By Menachem Rephun
In Darkest Hour, Gary Oldman’s Churchill Roars to Life
With his drooping jowls, ever-present cigar, and bottomless supply of witticisms, the Winston Churchill of Joe Wright’s Darkest Hour is very much the figure we have come to know from countless wartime newsreels, photographs, and history books. In his portrayal of Churchill, however, actor Gary Oldman reveals a more human dimension to this larger-than-life persona, capturing the Prime Minister’s vulnerability, intelligence, eccentricities, charisma, and shrewdness as a political and military tactician.
It is no small feat for an actor as recognizable as Oldman to vanish so thoroughly into a role (admittedly with the help of cosmetics). It is even more challenging given the number of actors who have already taken turns portraying Churchill (including Brian Cox in Churchill just this year). In Darkest Hour, however, Oldman gives his competitors a run for their money with what is less a performance than a cinematic resurrection, capturing Churchill’s voice, mannerisms, and character with an eerie, pinpoint accuracy. It is a depiction that captures both Churchill’s humanity and his greatness, making a convincing case that the two are inextricably related.

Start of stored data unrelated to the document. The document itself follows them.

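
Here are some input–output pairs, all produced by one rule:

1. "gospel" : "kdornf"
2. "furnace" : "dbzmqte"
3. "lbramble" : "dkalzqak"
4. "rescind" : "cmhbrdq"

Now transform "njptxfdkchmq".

plgbjcewsoim

Rule — shift every letter 1 place backward in the alphabet (wrapping around), then reverse the string.
"njptxfdkchmq" → "mioswecjbglp" → "plgbjcewsoim".
(Check on "gospel": → "fnrodk" → "kdornf" ✓)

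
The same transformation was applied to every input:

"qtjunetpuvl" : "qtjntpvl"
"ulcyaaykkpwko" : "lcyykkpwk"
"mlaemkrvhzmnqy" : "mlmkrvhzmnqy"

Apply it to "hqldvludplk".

What's happening: remove every vowel.
Doing the same to "hqldvludplk": "hqldvldplk".

hqldvldplk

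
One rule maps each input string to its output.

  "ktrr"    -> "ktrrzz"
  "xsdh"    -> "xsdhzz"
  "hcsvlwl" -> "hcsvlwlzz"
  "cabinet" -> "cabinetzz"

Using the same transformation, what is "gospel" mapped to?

gospelzz

The pattern: append "zz".
Applying that to "gospel" gives "gospelzz".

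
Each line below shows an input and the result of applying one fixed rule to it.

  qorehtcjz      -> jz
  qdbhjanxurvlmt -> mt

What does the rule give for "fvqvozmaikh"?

kh

The rule is to keep only the last 2 characters.
So "fvqvozmaikh" becomes "kh".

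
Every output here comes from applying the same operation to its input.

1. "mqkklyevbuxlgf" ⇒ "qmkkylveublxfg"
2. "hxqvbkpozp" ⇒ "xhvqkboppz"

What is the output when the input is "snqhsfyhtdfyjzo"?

nshqfshydtyfzjo

Looking at the pairs, the operation is to swap each adjacent pair of characters (1↔2, 3↔4, ...).
For "snqhsfyhtdfyjzo" the result is "nshqfshydtyfzjo".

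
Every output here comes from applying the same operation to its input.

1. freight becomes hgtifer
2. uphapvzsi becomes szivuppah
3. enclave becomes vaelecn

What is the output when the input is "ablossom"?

osmsaobl

Rule — move the last 2 characters to the front (rotate right by 2), then take characters alternately from the front and the back (1st, last, 2nd, 2nd-last, ...).
On "ablossom": the first step gives "omabloss", and the second then gives "osmsaobl".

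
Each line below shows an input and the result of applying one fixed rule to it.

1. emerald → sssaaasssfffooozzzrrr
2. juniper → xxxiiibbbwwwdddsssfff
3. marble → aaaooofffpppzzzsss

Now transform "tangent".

In each case the input is transformed by: repeat every character 3 times, then shift every letter 12 places backward in the alphabet (wrapping around).
For "tangent" the result is "hhhooobbbuuusssbbbhhh".

hhhooobbbuuusssbbbhhh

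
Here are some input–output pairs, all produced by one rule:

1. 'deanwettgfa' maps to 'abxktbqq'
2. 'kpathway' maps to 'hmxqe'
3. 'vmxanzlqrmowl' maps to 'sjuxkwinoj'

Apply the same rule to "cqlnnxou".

znikk

The transformation: shift every letter 3 places backward in the alphabet (wrapping around), then delete the last 3 characters.
Starting from "cqlnnxou": after the first operation, "znikkulr"; after the second, "znikk".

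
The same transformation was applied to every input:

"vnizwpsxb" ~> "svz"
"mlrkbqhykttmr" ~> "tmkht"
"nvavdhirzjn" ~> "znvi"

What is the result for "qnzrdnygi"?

yqr

The pattern: move the last 3 characters to the front (rotate right by 3), then keep one character in every 3, starting at position 1 (positions 1st, 4th, 7th, ...).
Working it through for "qnzrdnygi": intermediate "ygiqnzrdn", final "yqr".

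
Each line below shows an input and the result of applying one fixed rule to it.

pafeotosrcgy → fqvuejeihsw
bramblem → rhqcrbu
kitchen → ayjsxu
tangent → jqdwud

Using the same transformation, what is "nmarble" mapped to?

Looking at the pairs, the operation is to delete the last character, then shift every letter 10 places backward in the alphabet (wrapping around).
Starting from "nmarble": after the first operation, "nmarbl"; after the second, "dcqhrb".

dcqhrb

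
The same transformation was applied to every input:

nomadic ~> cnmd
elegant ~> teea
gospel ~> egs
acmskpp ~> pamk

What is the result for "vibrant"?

tvba

In each case the input is transformed by: keep every other character starting from the first (positions 1st, 3rd, 5th, ...), then move the last character to the front.
On "vibrant": the first step gives "vbat", and the second then gives "tvba".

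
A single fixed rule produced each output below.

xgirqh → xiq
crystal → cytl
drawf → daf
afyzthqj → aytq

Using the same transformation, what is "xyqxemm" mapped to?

xqem

The transformation: keep every other character starting from the first (positions 1st, 3rd, 5th, ...).
For "xyqxemm" the result is "xqem".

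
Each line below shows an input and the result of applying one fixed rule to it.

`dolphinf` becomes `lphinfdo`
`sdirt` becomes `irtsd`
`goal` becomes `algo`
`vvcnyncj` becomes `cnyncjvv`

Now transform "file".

lefi

What's happening: move the first 2 characters to the end (rotate left by 2).
On "file" that produces "lefi".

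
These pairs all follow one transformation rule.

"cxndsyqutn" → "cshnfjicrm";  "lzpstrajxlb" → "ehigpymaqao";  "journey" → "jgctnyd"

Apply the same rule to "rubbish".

qqxhwgj

Looking at the pairs, the operation is to shift every letter 11 places backward in the alphabet (wrapping around), then move the first 2 characters to the end (rotate left by 2).
For "rubbish", step one produces "gjqqxhw"; step two turns that into "qqxhwgj".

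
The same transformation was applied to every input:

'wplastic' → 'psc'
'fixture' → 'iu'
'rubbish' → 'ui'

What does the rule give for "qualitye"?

The rule is to keep one character in every 3, starting at position 2 (positions 2nd, 5th, 8th, ...).
So "qualitye" becomes "uie".

uie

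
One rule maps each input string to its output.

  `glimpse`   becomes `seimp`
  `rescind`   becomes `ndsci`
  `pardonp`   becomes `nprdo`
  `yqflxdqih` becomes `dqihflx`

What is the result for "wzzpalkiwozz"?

lkiwozzzpa

The pattern: delete the first 2 characters, then move the first 3 characters to the end (rotate left by 3).
Starting from "wzzpalkiwozz": after the first operation, "zpalkiwozz"; after the second, "lkiwozzzpa".
(Check on "pardonp": → "rdonp" → "nprdo" ✓)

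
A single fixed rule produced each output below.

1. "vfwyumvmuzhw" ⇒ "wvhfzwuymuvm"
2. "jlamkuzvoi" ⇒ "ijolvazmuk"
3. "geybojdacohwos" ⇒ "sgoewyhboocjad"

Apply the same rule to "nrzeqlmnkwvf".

fnvrwzkenqml

Rule — reverse the string, then take characters alternately from the front and the back (1st, last, 2nd, 2nd-last, ...).
Working it through for "nrzeqlmnkwvf": intermediate "fvwknmlqezrn", final "fnvrwzkenqml".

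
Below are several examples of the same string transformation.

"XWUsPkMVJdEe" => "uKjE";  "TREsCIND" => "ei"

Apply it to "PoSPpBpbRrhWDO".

sbrw

The rule is to flip the case of every letter, then keep one character in every 3, starting at position 3 (positions 3rd, 6th, 9th, ...).
For "PoSPpBpbRrhWDO", step one produces "pOspPbPBrRHwdo"; step two turns that into "sbrw".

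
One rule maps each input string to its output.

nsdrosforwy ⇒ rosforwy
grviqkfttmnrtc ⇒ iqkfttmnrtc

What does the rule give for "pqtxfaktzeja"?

The transformation: delete the first 3 characters.
Doing the same to "pqtxfaktzeja": "xfaktzeja".

xfaktzeja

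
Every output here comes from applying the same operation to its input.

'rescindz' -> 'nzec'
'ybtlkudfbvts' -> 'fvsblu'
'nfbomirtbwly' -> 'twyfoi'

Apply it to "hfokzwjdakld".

The rule is to keep every other character starting from the second (positions 2nd, 4th, 6th, ...), then swap the front and back halves of the string.
Applying both steps to "hfokzwjdakld": "fkwdkd", then "dkdfkw".

dkdfkw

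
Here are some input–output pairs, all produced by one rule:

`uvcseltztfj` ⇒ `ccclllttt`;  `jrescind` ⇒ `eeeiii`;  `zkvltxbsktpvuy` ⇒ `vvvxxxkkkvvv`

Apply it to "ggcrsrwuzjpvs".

Looking at the pairs, the operation is to keep one character in every 3, starting at position 3 (positions 3rd, 6th, 9th, ...), then repeat every character 3 times.
For "ggcrsrwuzjpvs", step one produces "crzv"; step two turns that into "cccrrrzzzvvv".

cccrrrzzzvvv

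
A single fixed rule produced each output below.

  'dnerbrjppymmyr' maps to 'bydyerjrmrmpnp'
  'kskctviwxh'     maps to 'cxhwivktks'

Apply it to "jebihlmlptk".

What's happening: sort the characters into alphabetical order, then take characters alternately from the front and the back (1st, last, 2nd, 2nd-last, ...).
"jebihlmlptk" → "behijkllmpt" → "btephmiljlk".

btephmiljlk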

Oldman’s Churchill is one forced to undergo a baptism by fire, confronting both the Nazi peril, and the skepticism of many regarding his own capabilities. As the film establishes from the get-go, Churchill was far from the first choice for Prime Minister following the resignation of his predecessor, Neville Chamberlain. At the outset, we see Churchill appointed with grumblings only after all other options have been exhausted. While others can debate the historical accuracy of this and other segments of the film, it certainly works from a dramatic standpoint, turning Churchill into a sympathetic underdog triumphing in the face of adversity that would crush all but the strongest of us.
It is hard to imagine any subject with a more epic scale than the Second World War. Yet Darkest Hour functions as a fairly modest character study, capturing the embattled leader’s struggle against the policy of appeasement advocated by Chamberlain and Edward Wood, Earl of Halifax and British Foreign Secretary. Following Churchill’s appointment as Prime Minister, Halifax and Chamberlain hatch a conspiracy to expose him as a war hawk hell bent on destroying any chance of peaceful negotiation with Germany. This possibility, Churchill understands, is non-existent, and a fantasy he rightly views as dangerous.
“When will the lesson be learned!” Churchill thunders at Halifax during a stormy War Cabinet meeting. “You cannot reason with a tiger when your head is in its mouth!” Even U.S. President Franklin Roosevelt seems slow in appreciating this message, as he rejects Churchill’s plea for additional planes to help Britain stave off the looming Nazi invasion.
While the restricted narrative focus of Darkest Hour may sacrifice some of the excitement of its subject matter, it does generate a claustrophobic atmosphere that allows us greater empathy with Churchill as we follow him through subway tunnels and corridors and smoke-filled meeting rooms, brooding over his next decision. The ominous atmosphere does not spare his friends and loved ones, including his wife, Clementine (Kristin Scott Thomas). Though Thomas poignantly captures Clementine Churchill’s superhuman patience and affection for her at times overbearing husband, she and other characters cannot help being eclipsed by the complex, towering personality at the heart of the story.
Darkest Hour is not without its flaws in other respects as well. Given its risk-taking, larger-than-life protagonist, it is unfortunate that Wright’s script and direction could not follow his example. With the exception of Churchill himself, the dialogue of those around him is often jarringly stilted, sounding less like natural speech than one being delivered, or the words of a historian placed into the character’s mouths. Wright’s impersonal, workman-like direction suffers from its fear of going out on a limb, unable to shake off the dry stuffiness of most historical dramas.
Despite these shortcomings, however, the film succeeds thanks to its sincerity, and the power of its central performance. It may be the Darkest Hour, but that hour belongs squarely to Churchill and Gary Oldman, the actor his ghost decided to possess. Given the masterclass of acting on display here, there are certainly far worse things one could ask for.